Picking up from where we left...
So I can use linalg.eig or linalg.svd to compute the PCA. Each one returns different Principal Components/Eigenvectors and Eigenvalues when they're fed the same data (I'm currently using the Iris dataset).
Looking here or any other tutorial with the PCA applied to the Iris dataset, I'll find that the Eigenvalues are [2.9108 0.9212 0.1474 0.0206]
. The eig
method gives me a different set of eigenvalues/vectors to work with which I don't mind, except that these eigenvalues, once summed, equal the number of dimensions (4) and can be used to find how much each component contributes to the total variance.
Taking the eigenvalues returned by linalg.eig
I can't do that. For example, the values returned are [9206.53059607 314.10307292 12.03601935 3.53031167]
. The proportion of variance in this case would be [0.96542969 0.03293797 0.00126214 0.0003702]
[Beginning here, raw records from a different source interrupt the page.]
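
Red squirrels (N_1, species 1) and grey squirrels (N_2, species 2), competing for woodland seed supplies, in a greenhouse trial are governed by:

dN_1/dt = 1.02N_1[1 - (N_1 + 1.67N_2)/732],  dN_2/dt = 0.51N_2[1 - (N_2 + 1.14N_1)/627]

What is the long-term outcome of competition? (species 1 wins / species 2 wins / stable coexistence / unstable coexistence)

Compare the nullcline intercepts: K1/α12 = 732/1.67 = 438 < K2 = 627; K2/α21 = 627/1.14 = 550 < K1 = 732.
Since both are reversed, neither can invade when rare; the interior point is a saddle.

unstable coexistence (outcome depends on initial conditions)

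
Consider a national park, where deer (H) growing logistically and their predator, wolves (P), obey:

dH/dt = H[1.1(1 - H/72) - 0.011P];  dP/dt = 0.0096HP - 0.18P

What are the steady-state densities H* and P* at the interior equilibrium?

H* ≈ 18.8, P* ≈ 74

From dP/dt = 0 with P > 0: 0.0096H* = 0.18, so H* = 18.8.
Substitute into dH/dt = 0: 1.1(1 - 18.8/72) = 0.011P*.
The bracket is 0.74, giving P* = 0.814/0.011 = 74.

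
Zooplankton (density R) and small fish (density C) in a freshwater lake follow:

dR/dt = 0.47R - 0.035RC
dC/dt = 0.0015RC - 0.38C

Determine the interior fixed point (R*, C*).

R* ≈ 253, C* ≈ 13.4

Set dC/dt = 0 with C > 0: 0.0015R - 0.38 = 0, so R* = 0.38/0.0015 = 253.
Set dR/dt = 0 with R > 0: 0.47 - 0.035C = 0, so C* = 0.47/0.035 = 13.4.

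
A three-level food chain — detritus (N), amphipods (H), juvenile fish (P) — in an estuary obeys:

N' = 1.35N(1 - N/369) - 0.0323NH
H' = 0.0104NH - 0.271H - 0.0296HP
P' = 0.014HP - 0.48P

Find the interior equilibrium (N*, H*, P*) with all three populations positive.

N* ≈ 66.3, H* ≈ 34.3, P* ≈ 14.1

From dP/dt = 0: 0.014H* = 0.48, so H* = 34.3.
From dN/dt = 0: 1.35(1 - N*/369) = 0.0323·34.3, giving N* = 369·(1 - 0.82) = 66.3.
From dH/dt = 0: 0.0104·66.3 - 0.271 = 0.0296P*, so P* = 0.419/0.0296 = 14.1.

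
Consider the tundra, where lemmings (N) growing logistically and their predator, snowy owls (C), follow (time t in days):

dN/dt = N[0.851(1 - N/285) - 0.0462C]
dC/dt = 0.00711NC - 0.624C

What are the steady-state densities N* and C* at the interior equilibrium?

From dC/dt = 0 with C > 0: 0.00711N* = 0.624, so N* = 87.8.
Substitute into dN/dt = 0: 0.851(1 - 87.8/285) = 0.0462C*.
The bracket is 0.692, giving C* = 0.589/0.0462 = 12.7.

N* ≈ 87.8, C* ≈ 12.7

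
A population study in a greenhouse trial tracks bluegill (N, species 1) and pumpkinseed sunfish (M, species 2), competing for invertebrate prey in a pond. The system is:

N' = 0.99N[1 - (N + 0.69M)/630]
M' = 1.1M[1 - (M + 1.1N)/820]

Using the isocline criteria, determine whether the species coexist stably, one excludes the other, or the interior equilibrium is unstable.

stable coexistence

Compare the nullcline intercepts: K1/α12 = 630/0.69 = 913 > K2 = 820; K2/α21 = 820/1.1 = 745 > K1 = 630.
Since both inequalities hold, each species can invade when rare, so the interior equilibrium is stable.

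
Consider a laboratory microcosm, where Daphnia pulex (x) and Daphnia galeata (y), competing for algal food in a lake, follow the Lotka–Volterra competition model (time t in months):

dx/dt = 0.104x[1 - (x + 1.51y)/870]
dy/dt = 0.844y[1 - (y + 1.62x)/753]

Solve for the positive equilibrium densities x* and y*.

Setting both brackets to zero gives the nullclines x + 1.51y = 870 and 1.62x + y = 753.
Substituting y = 753 - 1.62x into the first: x(1 - 1.51·1.62) = 870 - 1.51·753.
So x* = -267/-1.45 = 185, and then y* = 753 - 1.62·185 = 454.

x* ≈ 185, y* ≈ 454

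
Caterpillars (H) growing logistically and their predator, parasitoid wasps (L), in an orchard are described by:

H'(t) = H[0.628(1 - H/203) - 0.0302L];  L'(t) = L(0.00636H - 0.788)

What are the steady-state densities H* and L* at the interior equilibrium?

From dL/dt = 0 with L > 0: 0.00636H* = 0.788, so H* = 124.
Substitute into dH/dt = 0: 0.628(1 - 124/203) = 0.0302L*.
The bracket is 0.39, giving L* = 0.245/0.0302 = 8.1.

H* ≈ 124, L* ≈ 8.1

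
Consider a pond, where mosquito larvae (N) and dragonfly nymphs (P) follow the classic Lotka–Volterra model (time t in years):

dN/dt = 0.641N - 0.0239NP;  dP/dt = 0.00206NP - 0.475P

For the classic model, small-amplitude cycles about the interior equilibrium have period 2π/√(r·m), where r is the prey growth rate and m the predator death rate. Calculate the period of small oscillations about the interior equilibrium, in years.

T ≈ 11.4 years

Here r = 0.641 and m = 0.475, so r·m = 0.304.
ω = √0.304 = 0.552 per year, hence T = 2π/ω ≈ 11.4 years.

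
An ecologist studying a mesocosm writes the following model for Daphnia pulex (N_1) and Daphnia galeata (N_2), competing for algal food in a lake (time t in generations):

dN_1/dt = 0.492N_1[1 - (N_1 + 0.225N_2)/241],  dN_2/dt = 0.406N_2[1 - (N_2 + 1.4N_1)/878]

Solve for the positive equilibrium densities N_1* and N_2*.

Setting both brackets to zero gives the nullclines N_1 + 0.225N_2 = 241 and 1.4N_1 + N_2 = 878.
Substituting N_2 = 878 - 1.4N_1 into the first: N_1(1 - 0.225·1.4) = 241 - 0.225·878.
So N_1* = 43.4/0.685 = 63.4, and then N_2* = 878 - 1.4·63.4 = 789.

N_1* ≈ 63.4, N_2* ≈ 789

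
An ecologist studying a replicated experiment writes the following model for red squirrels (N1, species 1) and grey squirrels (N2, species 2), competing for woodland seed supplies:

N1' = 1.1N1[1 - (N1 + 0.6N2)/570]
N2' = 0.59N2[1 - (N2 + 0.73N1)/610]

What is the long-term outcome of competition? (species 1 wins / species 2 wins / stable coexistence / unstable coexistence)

Compare the nullcline intercepts: K1/α12 = 570/0.6 = 950 > K2 = 610; K2/α21 = 610/0.73 = 836 > K1 = 570.
Since both inequalities hold, each species can invade when rare, so the interior equilibrium is stable.

stable coexistence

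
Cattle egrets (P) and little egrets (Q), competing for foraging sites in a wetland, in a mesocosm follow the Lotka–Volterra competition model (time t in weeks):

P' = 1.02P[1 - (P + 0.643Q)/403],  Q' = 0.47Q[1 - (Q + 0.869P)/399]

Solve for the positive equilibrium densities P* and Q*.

P* ≈ 332, Q* ≈ 111

Setting both brackets to zero gives the nullclines P + 0.643Q = 403 and 0.869P + Q = 399.
Substituting Q = 399 - 0.869P into the first: P(1 - 0.643·0.869) = 403 - 0.643·399.
So P* = 146/0.441 = 332, and then Q* = 399 - 0.869·332 = 111.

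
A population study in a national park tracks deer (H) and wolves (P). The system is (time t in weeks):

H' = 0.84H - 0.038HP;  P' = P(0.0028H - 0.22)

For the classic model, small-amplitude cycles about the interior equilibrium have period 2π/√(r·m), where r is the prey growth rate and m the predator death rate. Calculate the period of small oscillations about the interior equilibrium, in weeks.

Here r = 0.84 and m = 0.22, so r·m = 0.185.
ω = √0.185 = 0.43 per week, hence T = 2π/ω ≈ 14.6 weeks.

T ≈ 14.6 weeks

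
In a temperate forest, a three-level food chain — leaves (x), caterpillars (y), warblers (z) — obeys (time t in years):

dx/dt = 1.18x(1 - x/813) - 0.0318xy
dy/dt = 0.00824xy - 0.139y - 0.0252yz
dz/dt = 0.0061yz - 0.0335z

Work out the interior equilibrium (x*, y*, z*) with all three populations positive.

From dz/dt = 0: 0.0061y* = 0.0335, so y* = 5.49.
From dx/dt = 0: 1.18(1 - x*/813) = 0.0318·5.49, giving x* = 813·(1 - 0.148) = 693.
From dy/dt = 0: 0.00824·693 - 0.139 = 0.0252z*, so z* = 5.57/0.0252 = 221.

x* ≈ 693, y* ≈ 5.49, z* ≈ 221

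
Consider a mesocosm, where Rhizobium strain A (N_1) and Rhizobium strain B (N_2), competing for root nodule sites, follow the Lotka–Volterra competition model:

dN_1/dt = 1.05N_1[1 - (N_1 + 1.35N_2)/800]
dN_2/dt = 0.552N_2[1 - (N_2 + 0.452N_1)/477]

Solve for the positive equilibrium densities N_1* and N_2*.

Setting both brackets to zero gives the nullclines N_1 + 1.35N_2 = 800 and 0.452N_1 + N_2 = 477.
Substituting N_2 = 477 - 0.452N_1 into the first: N_1(1 - 1.35·0.452) = 800 - 1.35·477.
So N_1* = 156/0.39 = 400, and then N_2* = 477 - 0.452·400 = 296.

N_1* ≈ 400, N_2* ≈ 296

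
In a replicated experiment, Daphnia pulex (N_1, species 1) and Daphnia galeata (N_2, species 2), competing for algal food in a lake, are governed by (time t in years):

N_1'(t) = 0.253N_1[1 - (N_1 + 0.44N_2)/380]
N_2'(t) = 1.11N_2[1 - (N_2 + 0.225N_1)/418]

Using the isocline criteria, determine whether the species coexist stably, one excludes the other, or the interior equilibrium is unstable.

Compare the nullcline intercepts: K1/α12 = 380/0.44 = 864 > K2 = 418; K2/α21 = 418/0.225 = 1860 > K1 = 380.
Since both inequalities hold, each species can invade when rare, so the interior equilibrium is stable.

stable coexistence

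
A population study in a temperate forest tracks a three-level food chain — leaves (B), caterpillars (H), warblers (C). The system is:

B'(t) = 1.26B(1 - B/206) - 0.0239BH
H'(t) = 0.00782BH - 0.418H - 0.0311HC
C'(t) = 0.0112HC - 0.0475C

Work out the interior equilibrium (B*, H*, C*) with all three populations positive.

B* ≈ 189, H* ≈ 4.24, C* ≈ 34.2

From dC/dt = 0: 0.0112H* = 0.0475, so H* = 4.24.
From dB/dt = 0: 1.26(1 - B*/206) = 0.0239·4.24, giving B* = 206·(1 - 0.0804) = 189.
From dH/dt = 0: 0.00782·189 - 0.418 = 0.0311C*, so C* = 1.06/0.0311 = 34.2.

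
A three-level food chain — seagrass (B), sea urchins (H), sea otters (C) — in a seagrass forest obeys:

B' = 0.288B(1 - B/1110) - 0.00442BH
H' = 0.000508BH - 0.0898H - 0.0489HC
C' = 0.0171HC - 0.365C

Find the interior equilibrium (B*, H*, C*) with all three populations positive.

From dC/dt = 0: 0.0171H* = 0.365, so H* = 21.3.
From dB/dt = 0: 0.288(1 - B*/1110) = 0.00442·21.3, giving B* = 1110·(1 - 0.328) = 746.
From dH/dt = 0: 0.000508·746 - 0.0898 = 0.0489C*, so C* = 0.289/0.0489 = 5.92.

B* ≈ 746, H* ≈ 21.3, C* ≈ 5.92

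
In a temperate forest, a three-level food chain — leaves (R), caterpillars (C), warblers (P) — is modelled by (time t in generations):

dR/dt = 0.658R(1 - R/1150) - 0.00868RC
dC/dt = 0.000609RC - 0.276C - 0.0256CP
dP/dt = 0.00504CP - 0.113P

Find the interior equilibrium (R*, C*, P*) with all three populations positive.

From dP/dt = 0: 0.00504C* = 0.113, so C* = 22.4.
From dR/dt = 0: 0.658(1 - R*/1150) = 0.00868·22.4, giving R* = 1150·(1 - 0.296) = 810.
From dC/dt = 0: 0.000609·810 - 0.276 = 0.0256P*, so P* = 0.217/0.0256 = 8.48.

R* ≈ 810, C* ≈ 22.4, P* ≈ 8.48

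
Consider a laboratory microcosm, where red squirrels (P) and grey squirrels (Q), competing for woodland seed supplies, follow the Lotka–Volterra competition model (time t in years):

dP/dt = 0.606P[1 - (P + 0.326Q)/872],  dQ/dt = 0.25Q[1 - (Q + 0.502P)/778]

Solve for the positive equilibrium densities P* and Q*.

Setting both brackets to zero gives the nullclines P + 0.326Q = 872 and 0.502P + Q = 778.
Substituting Q = 778 - 0.502P into the first: P(1 - 0.326·0.502) = 872 - 0.326·778.
So P* = 618/0.836 = 739, and then Q* = 778 - 0.502·739 = 407.

P* ≈ 739, Q* ≈ 407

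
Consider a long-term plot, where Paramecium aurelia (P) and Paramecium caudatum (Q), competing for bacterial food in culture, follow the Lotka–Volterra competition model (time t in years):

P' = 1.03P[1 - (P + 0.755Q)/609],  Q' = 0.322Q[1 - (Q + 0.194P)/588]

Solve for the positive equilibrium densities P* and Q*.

Setting both brackets to zero gives the nullclines P + 0.755Q = 609 and 0.194P + Q = 588.
Substituting Q = 588 - 0.194P into the first: P(1 - 0.755·0.194) = 609 - 0.755·588.
So P* = 165/0.854 = 193, and then Q* = 588 - 0.194·193 = 550.

P* ≈ 193, Q* ≈ 550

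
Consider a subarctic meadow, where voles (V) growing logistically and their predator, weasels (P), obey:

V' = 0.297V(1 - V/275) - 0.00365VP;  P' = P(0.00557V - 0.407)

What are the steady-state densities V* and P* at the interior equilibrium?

V* ≈ 73.1, P* ≈ 59.7

From dP/dt = 0 with P > 0: 0.00557V* = 0.407, so V* = 73.1.
Substitute into dV/dt = 0: 0.297(1 - 73.1/275) = 0.00365P*.
The bracket is 0.734, giving P* = 0.218/0.00365 = 59.7.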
. This other page says that ("The proportion of the variation explained by a component is just its eigenvalue divided by the sum of the eigenvalues.")
Since the variance explained by each dimension should be constant (I think), these proportions are wrong. So, if I use the values returned by svd()
, which are the values used in all tutorials, I can get the correct percentage of variation from each dimension, but I'm wondering why the values returned by eig
can't be used like that.
I assume the results returned are still a valid way to project the variables, so is there a way to transform them so that I can get the correct proportion of variance explained by each variable? In other words, can I use the eig
method and still have the proportion of variance for each variable? Additionally, could this mapping be done only in the eigenvalues so that I can have both the real eigenvalues and the normalized ones?
Sorry for the long writeup btw. Here's a (::)
for having gotten this far. Assuming you didn't just read this line.